Far from the Tree
Far From the Tree: Parents, Children, and the Search for Identity is a non-fiction book by Andrew Solomon published in November 2012 in the United States and two months later in the UK, about how families accommodate children with physical, mental and social disabilities and differences.
The writing of the book was supported by art colony residencies at Yaddo, MacDowell Colony, Ucross Foundation, and the Rockefeller Foundation Bellagio Center; at MacDowell, Solomon was the DeWitt Wallace/Reader's Digest Fellow and later the Stanford Calderwood fellow.
In 2017 it was adapted into a documentary of the same name, directed by Rachel Dretzin.
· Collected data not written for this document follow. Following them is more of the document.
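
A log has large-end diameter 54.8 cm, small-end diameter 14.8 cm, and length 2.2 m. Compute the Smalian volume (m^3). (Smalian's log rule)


Smalian: V = (A1 + A2)/2 * L,  A = pi*(D/200)^2
A1 = pi*(54.8/200)^2 = 0.235858 m^2
A2 = pi*(14.8/200)^2 = 0.017203 m^2
V = (0.235858+0.017203)/2*2.2 = 0.2784 m^3

0.2784


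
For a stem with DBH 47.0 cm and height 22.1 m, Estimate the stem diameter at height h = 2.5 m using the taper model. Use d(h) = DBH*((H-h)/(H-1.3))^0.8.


Taper: d(h) = DBH * ((H - h) / (H - 1.3))^0.8
Numerator = H - h = 22.1 - 2.5 = 19.6 m
Denominator = H - 1.3 = 22.1 - 1.3 = 20.8 m
Ratio = 19.6 / 20.8 = 0.94231
d = 47.0 * 0.94231^0.8 = 44.8 cm

44.8


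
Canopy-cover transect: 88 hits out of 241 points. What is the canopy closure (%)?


Formula: Canopy closure = covered points / total points * 100
Closure = 88 / 241 * 100
Closure = 0.3651 * 100 = 36.5%

36.5


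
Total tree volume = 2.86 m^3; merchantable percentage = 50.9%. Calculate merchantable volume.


Formula: MV = V_total * (merchantable_pct / 100)
Merchantable fraction = 50.9% / 100 = 0.509
MV = 2.86 m^3 * 0.509 = 1.456 m^3

1.456


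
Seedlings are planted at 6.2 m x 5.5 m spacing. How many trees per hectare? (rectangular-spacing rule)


Formula: TPH = 10000 m^2/ha / (spacing_x * spacing_y)
Area per tree = 6.2 m * 5.5 m = 34.1 m^2
TPH = 10000 / 34.1 = 293 trees/ha

293


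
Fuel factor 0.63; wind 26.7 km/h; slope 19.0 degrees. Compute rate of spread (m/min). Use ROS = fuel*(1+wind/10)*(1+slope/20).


Formula: ROS = fuel * (1 + wind/10) * (1 + slope/20)
Wind factor = 1 + 26.7/10 = 3.67
Slope factor = 1 + 19.0/20 = 1.95
ROS = 0.63 * 3.67 * 1.95 = 4.51 m/min

4.51


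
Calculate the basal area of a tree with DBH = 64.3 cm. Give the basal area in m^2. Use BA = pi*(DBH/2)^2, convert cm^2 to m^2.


Formula: BA = pi * (DBH/2)^2 / 10000  (cm^2 to m^2)
Radius = DBH/2 = 64.3/2 = 32.15 cm
BA = pi * 32.15^2 / 10000
   = 3247.2209 cm^2 / 10000
   = 0.3247 m^2

0.3247


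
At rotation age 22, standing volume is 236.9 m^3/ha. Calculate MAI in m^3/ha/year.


Formula: MAI = Total Volume / Stand Age
MAI = 236.9 m^3/ha / 22 years
MAI = 10.77 m^3/ha/year

10.77


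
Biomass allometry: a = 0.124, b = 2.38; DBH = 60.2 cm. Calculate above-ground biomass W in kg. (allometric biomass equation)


Formula: W = a * DBH^b  (allometric power law)
DBH^b = 60.2^2.38 = 17196.4836
W = 0.124 * 17196.4836 = 2132.4 kg

2132.4


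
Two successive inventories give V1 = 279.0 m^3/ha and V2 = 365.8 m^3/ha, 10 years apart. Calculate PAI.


Formula: PAI = (V_T2 - V_T1) / (T2 - T1)
Volume increment = 365.8 - 279.0 = 86.8 m^3/ha
PAI = 86.8 / 10 = 8.68 m^3/ha/year

8.68


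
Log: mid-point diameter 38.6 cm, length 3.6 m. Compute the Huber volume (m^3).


Huber: V = Am * L,  Am = pi*(Dm/200)^2
Am = pi*(38.6/200)^2 = 0.117021 m^2
V = 0.117021*3.6 = 0.4213 m^3

0.4213


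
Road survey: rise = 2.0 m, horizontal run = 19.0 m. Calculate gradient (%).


Formula: Gradient = rise / run * 100
Gradient = 2.0 / 19.0 * 100 = 10.5%

10.5


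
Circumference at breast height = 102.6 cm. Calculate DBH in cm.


Formula: DBH = C / pi
DBH = 102.6 / pi
pi = 3.14159...
DBH = 32.7 cm

32.7


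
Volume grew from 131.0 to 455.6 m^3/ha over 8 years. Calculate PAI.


Formula: PAI = (V_T2 - V_T1) / (T2 - T1)
Volume increment = 455.6 - 131.0 = 324.6 m^3/ha
PAI = 324.6 / 8 = 40.58 m^3/ha/year

40.58


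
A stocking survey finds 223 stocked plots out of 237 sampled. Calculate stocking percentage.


Formula: Stocking % = stocked plots / total plots * 100
Stocking = 223 / 237 * 100
Stocking = 0.9409 * 100 = 94.1%

94.1


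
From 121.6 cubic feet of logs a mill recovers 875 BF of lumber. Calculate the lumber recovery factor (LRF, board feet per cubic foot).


Formula: LRF = Lumber Output (BF) / Log Input (ft^3)
LRF = 875 BF / 121.6 ft^3
LRF = 7.2 BF/ft^3

7.2


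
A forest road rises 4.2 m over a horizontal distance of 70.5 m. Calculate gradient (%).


Formula: Gradient = rise / run * 100
Gradient = 4.2 / 70.5 * 100 = 6.0%

6.0


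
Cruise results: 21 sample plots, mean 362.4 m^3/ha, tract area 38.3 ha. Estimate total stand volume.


Formula: Total Volume = Mean Volume per ha * Total Area
Total Volume = 362.4 m^3/ha * 38.3 ha
Total Volume = 13880 m^3

13880


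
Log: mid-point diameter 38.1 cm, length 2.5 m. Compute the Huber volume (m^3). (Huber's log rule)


Huber: V = Am * L,  Am = pi*(Dm/200)^2
Am = pi*(38.1/200)^2 = 0.114009 m^2
V = 0.114009*2.5 = 0.285 m^3

0.285


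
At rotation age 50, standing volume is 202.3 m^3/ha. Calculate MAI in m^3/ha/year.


Formula: MAI = Total Volume / Stand Age
MAI = 202.3 m^3/ha / 50 years
MAI = 4.05 m^3/ha/year

4.05


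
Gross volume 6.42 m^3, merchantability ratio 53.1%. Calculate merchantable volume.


Formula: MV = V_total * (merchantable_pct / 100)
Merchantable fraction = 53.1% / 100 = 0.531
MV = 6.42 m^3 * 0.531 = 3.409 m^3

3.409


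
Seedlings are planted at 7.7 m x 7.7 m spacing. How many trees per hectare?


Formula: TPH = 10000 m^2/ha / (spacing_x * spacing_y)
Area per tree = 7.7 m * 7.7 m = 59.29 m^2
TPH = 10000 / 59.29 = 169 trees/ha

169


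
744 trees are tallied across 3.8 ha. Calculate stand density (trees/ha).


Formula: Stand Density = N_trees / Area_ha
Density = 744 trees / 3.8 ha
Density = 196 trees/ha

196


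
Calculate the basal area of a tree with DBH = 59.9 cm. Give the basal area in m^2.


Formula: BA = pi * (DBH/2)^2 / 10000  (cm^2 to m^2)
Radius = DBH/2 = 59.9/2 = 29.95 cm
BA = pi * 29.95^2 / 10000
   = 2818.0165 cm^2 / 10000
   = 0.2818 m^2

0.2818


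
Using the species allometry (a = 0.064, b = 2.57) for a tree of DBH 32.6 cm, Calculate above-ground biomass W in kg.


Formula: W = a * DBH^b  (allometric power law)
DBH^b = 32.6^2.57 = 7744.0693
W = 0.064 * 7744.0693 = 495.6 kg

495.6


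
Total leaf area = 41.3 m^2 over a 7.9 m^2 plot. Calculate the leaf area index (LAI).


Formula: LAI = total leaf area / ground area  (dimensionless)
LAI = 41.3 m^2 / 7.9 m^2
LAI = 5.23

5.23


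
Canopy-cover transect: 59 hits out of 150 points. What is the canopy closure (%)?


Formula: Canopy closure = covered points / total points * 100
Closure = 59 / 150 * 100
Closure = 0.3933 * 100 = 39.3%

39.3


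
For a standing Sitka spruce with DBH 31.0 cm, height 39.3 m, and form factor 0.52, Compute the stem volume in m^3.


Formula: V = pi * (DBH/200)^2 * H * ff
Radius = DBH/200 = 31.0/200 = 0.155 m
Radius^2 = 0.155^2 = 0.024025 m^2
V = pi * 0.024025 * 39.3 * 0.52
V = 1.542 m^3

1.542


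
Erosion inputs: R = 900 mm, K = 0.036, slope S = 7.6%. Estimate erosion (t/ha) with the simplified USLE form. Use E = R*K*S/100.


Formula: E = R * K * S / 100  (simplified USLE)
R * K = 900 * 0.036 = 32.4
E = 32.4 * 7.6 / 100 = 2.46 t/ha

2.46


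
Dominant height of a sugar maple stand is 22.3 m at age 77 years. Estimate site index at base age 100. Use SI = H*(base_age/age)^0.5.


Formula: SI = H_dom * (base_age / age)^0.5
Age ratio = 100 / 77 = 1.2987
sqrt(age_ratio) = 1.13961
SI = 22.3 * 1.13961 = 25.4 m

25.4


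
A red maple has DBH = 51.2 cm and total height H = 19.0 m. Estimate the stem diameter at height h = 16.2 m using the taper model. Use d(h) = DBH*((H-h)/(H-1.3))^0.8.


Taper: d(h) = DBH * ((H - h) / (H - 1.3))^0.8
Numerator = H - h = 19.0 - 16.2 = 2.8 m
Denominator = H - 1.3 = 19.0 - 1.3 = 17.7 m
Ratio = 2.8 / 17.7 = 0.15819
d = 51.2 * 0.15819^0.8 = 11.7 cm

11.7


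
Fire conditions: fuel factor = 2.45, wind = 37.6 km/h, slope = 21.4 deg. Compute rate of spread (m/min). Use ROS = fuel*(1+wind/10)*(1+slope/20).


Formula: ROS = fuel * (1 + wind/10) * (1 + slope/20)
Wind factor = 1 + 37.6/10 = 4.76
Slope factor = 1 + 21.4/20 = 2.07
ROS = 2.45 * 4.76 * 2.07 = 24.14 m/min

24.14


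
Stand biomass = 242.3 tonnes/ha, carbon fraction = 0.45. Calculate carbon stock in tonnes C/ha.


Formula: Carbon Stock = Biomass * Carbon Fraction
C = 242.3 t/ha * 0.45
C = 109.0 t C/ha

109.0


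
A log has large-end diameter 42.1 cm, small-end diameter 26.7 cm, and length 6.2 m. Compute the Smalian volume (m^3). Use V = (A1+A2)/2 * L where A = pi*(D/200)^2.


Smalian: V = (A1 + A2)/2 * L,  A = pi*(D/200)^2
A1 = pi*(42.1/200)^2 = 0.139205 m^2
A2 = pi*(26.7/200)^2 = 0.05599 m^2
V = (0.139205+0.05599)/2*6.2 = 0.6051 m^3

0.6051


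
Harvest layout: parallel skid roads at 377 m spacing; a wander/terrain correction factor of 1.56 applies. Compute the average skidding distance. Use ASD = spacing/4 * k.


Formula: ASD = (spacing / 4) * correction
Uncorrected distance = spacing / 4 = 377 / 4 = 94.25 m
ASD = 94.25 * 1.56 = 147 m

147


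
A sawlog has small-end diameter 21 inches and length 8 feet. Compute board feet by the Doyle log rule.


Doyle: BF = (D - 4)^2 * L / 16
Adjusted diameter = 21 - 4 = 17 in
(D-4)^2 = 17^2 = 289
BF = 289 * 8 / 16 = 145 BF

145


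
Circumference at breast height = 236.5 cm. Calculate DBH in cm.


Formula: DBH = C / pi
DBH = 236.5 / pi
pi = 3.14159...
DBH = 75.3 cm

75.3


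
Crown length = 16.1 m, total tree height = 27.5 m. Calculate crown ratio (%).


Formula: Crown Ratio = (Crown Length / Total Height) * 100
CR = (16.1 m / 27.5 m) * 100
CR = 0.5855 * 100 = 58.5%

58.5


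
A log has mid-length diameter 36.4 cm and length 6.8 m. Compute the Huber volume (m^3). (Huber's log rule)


Huber: V = Am * L,  Am = pi*(Dm/200)^2
Am = pi*(36.4/200)^2 = 0.104062 m^2
V = 0.104062*6.8 = 0.7076 m^3

0.7076


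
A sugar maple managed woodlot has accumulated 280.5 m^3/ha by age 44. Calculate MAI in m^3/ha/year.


Formula: MAI = Total Volume / Stand Age
MAI = 280.5 m^3/ha / 44 years
MAI = 6.38 m^3/ha/year

6.38


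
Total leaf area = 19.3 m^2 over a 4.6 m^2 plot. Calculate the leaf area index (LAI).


Formula: LAI = total leaf area / ground area  (dimensionless)
LAI = 19.3 m^2 / 4.6 m^2
LAI = 4.2

4.2


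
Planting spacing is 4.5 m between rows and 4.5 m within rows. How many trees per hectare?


Formula: TPH = 10000 m^2/ha / (spacing_x * spacing_y)
Area per tree = 4.5 m * 4.5 m = 20.25 m^2
TPH = 10000 / 20.25 = 494 trees/ha

494


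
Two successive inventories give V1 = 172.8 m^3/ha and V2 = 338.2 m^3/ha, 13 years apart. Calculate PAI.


Formula: PAI = (V_T2 - V_T1) / (T2 - T1)
Volume increment = 338.2 - 172.8 = 165.4 m^3/ha
PAI = 165.4 / 13 = 12.72 m^3/ha/year

12.72


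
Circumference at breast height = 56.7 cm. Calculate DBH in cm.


Formula: DBH = C / pi
DBH = 56.7 / pi
pi = 3.14159...
DBH = 18.0 cm

18.0


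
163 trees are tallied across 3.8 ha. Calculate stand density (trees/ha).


Formula: Stand Density = N_trees / Area_ha
Density = 163 trees / 3.8 ha
Density = 43 trees/ha

43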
The film uncritically depicts uses of the pseudoscientific rapid prompting method as an intervention for a child with non-speaking autism.
Awards and honors
- 2012 Time magazine's Best Books of the Year
- 2012 The [New York Times] Ten Best Books.
- 2012 Lambda Literary Award, nominee.
- 2012 National Book Critics Circle Award for Nonfiction, winner.
- 2012 Media for a Just Society Award of the National Council on Crime and Delinquency
- 2013 Samuel Johnson Prize for Non-fiction, longlist.
- 2013 Anisfield-Wolf Book Award, winner.
- 2013 Dayton Literary Peace Prize, winner.
- 2013 J. Anthony Lukas Book Prize, winner.
- 2013 National Multiple Sclerosis Society Books for a Better Life Award.
- 2013 New Atlantic Independent Booksellers Association Book of the Year Award for Nonfiction.
- 2013 Green Carnation Prize, shortlist.
- 2014 Wellcome Book Prize, winner.
- 2024 #67, The New York Times 100 Best Books of the 21st century.